Days after millions of people took to the streets in cities across the world in September to demand concrete action against climate change, 125 world leaders attended a meeting called by UN Secretary-General Ban Ki-moon and re-affirmed their commitments to deal with the global problem through a new global agreement. At the Berlin climate finance conference two months later, the GCF secured $9 billion in commitments from the advanced countries. But the amount is just a fraction of the $50 billion they should have donated by now.

And therein lies the problem. The fight against climate change has been lost in calculations, calculations of money, calculations of which country or organization can make how much from the climate crisis. Promises are made only to be broken. The world, especially the advanced world, vowed to not let the Kyoto Protocol expire without a representative successive treaty in 2012. Lest it be forgotten, the Kyoto Protocol was the only binding climate deal the world has seen. Going by past records, the $100 billion promised by the advanced countries to the GCF by 2020 is unlikely to become reality.

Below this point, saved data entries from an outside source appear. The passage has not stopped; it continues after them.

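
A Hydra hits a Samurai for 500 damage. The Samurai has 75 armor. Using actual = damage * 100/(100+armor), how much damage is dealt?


actual = 500 * 100 / (100 + 75)
= 500 * 100 / 175
= 50000 / 175
= 285.71

285.71 damage


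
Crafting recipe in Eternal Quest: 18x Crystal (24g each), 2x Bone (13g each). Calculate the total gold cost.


Cost breakdown:
  Crystal: 18 * 24 = 432
  Bone: 2 * 13 = 26
Total = 432 + 26 = 458

458 gold


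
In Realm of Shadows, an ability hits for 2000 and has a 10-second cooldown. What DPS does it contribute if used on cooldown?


DPS = damage / cooldown
= 2000 / 10
= 200.00

200.00 DPS


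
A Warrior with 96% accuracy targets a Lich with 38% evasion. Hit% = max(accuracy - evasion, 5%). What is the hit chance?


accuracy - evasion = 96 - 38 = 58
Apply floor: max(58, 5) = 58
Hit chance = 58%

58%


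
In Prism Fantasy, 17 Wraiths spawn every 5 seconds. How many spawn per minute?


Spawns per minute = count * (60 / interval)
= 17 * (60 / 5)
= 17 * 12.0
= 204.0

204.0 per minute


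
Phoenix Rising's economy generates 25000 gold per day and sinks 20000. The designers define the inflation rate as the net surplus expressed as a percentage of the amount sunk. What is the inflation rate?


Net gold = 25000 - 20000 = 5000
Inflation rate = net / sunk * 100 = 5000 / 20000 * 100
= 0.25 * 100
= 25.00%

25.00%


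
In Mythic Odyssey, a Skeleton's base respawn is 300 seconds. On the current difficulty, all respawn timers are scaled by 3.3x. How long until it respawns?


Respawn time = base * multiplier
= 300 * 3.3
= 990.0 seconds

990.0 seconds


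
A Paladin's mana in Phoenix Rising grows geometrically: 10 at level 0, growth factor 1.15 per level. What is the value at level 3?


value = base * growth^level
= 10 * 1.15^3
= 10 * 1.520875
= 15.21

15.21 mana


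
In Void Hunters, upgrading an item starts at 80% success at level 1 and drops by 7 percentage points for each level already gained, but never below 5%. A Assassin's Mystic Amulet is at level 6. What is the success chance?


raw_rate = 80 - 7 * (6 - 1)
= 80 - 7 * 5
= 80 - 35
= 45
Apply floor: max(45, 5) = 45%

45%


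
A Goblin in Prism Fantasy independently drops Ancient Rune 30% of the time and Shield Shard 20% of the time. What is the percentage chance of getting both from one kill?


For independent events, P(both) = P(A) * P(B)
= 30% * 20%
= 600 / 100 %
= 6.0%

6.0%


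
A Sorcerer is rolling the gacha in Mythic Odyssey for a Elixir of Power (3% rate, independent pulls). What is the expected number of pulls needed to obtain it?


Expected pulls for a geometric distribution = 1/p = 100 / rate%
= 100 / 3
= 33.33

33.33 pulls


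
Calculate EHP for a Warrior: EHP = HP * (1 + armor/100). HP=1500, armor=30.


EHP = 1500 * (1 + 30/100)
= 1500 * (1 + 0.3)
= 1500 * 1.3
= 1950.0

1950.0 EHP


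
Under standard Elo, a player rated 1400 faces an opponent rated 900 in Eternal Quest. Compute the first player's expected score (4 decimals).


Elo expected score: Ea = 1/(1 + 10^((Rb-Ra)/400))
Rb - Ra = 900 - 1400 = -500
(Rb-Ra)/400 = -500/400 = -1.25
10^-1.25 = 0.056234
Ea = 1/(1 + 0.056234) = 1/1.056234 = 0.9468

0.9468


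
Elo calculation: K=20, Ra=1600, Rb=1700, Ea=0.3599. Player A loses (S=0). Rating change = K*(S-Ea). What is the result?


Elo update: delta = K * (S - Ea), where S = 0 (loses)
S - Ea = 0 - 0.3599 = -0.3599
Rating change = 20 * -0.3599
= -7.20

-7.20 rating points


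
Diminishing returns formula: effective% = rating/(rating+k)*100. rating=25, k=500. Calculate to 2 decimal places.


effective% = rating / (rating + k) * 100
= 25 / (25 + 500) * 100
= 25 / 525 * 100
= 0.047619 * 100
= 4.76%

4.76%


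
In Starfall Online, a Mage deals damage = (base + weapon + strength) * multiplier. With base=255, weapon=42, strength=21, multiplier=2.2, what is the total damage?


Sum base + weapon + str = 255 + 42 + 21 = 318
Multiply by 2.2:
318 * 2.2 = 699.6

699.6 damage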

If the big players are only interested (or disinterested) in the deals because of the money saved or to be earned, here’s some news for them: more than 6,000 major climate and water disasters since 1992 have caused a loss of $1.6 trillion (even if they may not interested in the more than 600,000 lives lost). The figures come from the Centre for Research on the Epidemiology of Disasters in Belgium, an advanced economy, which has also revealed that from 1983 to 1992 the world averaged 147 climate and water disasters each year, and in the past 10 years that number has increased to an average of 306 a year.

As long as the world does not realize the fight against climate change is not (and should not be) only about money but about saving the planet, the only inhabitable planet we know, conferences like the one in Lima will not be the beginning of a concerted international effort to take the bull by the horns.

We will have to wait until Dec 12 to see whether the truth has sunk in.